Unwritten Rule #3: Be Personable
Innkeepers are a wealth of information about their hometowns — and love to share information and get to know their guests. If you want to be anonymous, and go to and from your room without being noticed, consider staying in a large hotel. At the bed-and-breakfast, you’ll have the chance to chat with the innkeeper and other guests. If you’re rude or unfriendly, you won’t be welcomed back.
Unwritten Rule #4: Make Special Requests Before You Arrive
You’re allergic to nuts or you need to bring a white-noise machine or other device to help you sleep? Let the innkeeper know before you arrive so she can have everything ready when you arrive. You don’t want to be moving furniture around, searching for an outlet in the middle of the night.
Unwritten Rule #5: Leave a Tip
Some guests wonder whether it’s necessary to leave a tip at a bed-and-breakfast.
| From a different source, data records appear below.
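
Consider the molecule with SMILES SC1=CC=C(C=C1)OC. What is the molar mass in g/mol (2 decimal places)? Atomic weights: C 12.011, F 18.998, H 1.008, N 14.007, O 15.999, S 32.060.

First, the molecular formula is C7H8OS (counting implicit H from valence).
  C: 7 × 12.011 = 84.077
  H: 8 × 1.008 = 8.064
  O: 1 × 15.999 = 15.999
  S: 1 × 32.060 = 32.060
Sum: 7×12.011 + 8×1.008 + 1×15.999 + 1×32.060 = 140.200 → 140.20 g/mol.

140.20 g/mol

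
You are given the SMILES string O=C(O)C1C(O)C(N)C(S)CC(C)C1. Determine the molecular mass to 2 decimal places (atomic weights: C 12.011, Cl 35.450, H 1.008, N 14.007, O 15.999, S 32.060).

First, the molecular formula is C9H17NO3S (counting implicit H from valence).
  C: 9 × 12.011 = 108.099
  H: 17 × 1.008 = 17.136
  N: 1 × 14.007 = 14.007
  O: 3 × 15.999 = 47.997
  S: 1 × 32.060 = 32.060
Sum: 9×12.011 + 17×1.008 + 1×14.007 + 3×15.999 + 1×32.060 = 219.299 → 219.30 g/mol.

219.30 g/mol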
The answer is yes. Many times, the innkeeper does all of the cooking and cleaning herself. Tips are a nice way to recognize that hard work. If nothing else, a generous tip recognizes the extra care and details you find at the inn.
All of these rules don’t mean staying in a bed-and-breakfast is a stuffy or unpleasant experience. In fact, most inns are the exact opposite and are quite comfortable. They’re just different from your average hotel — and your behavior should be different as well.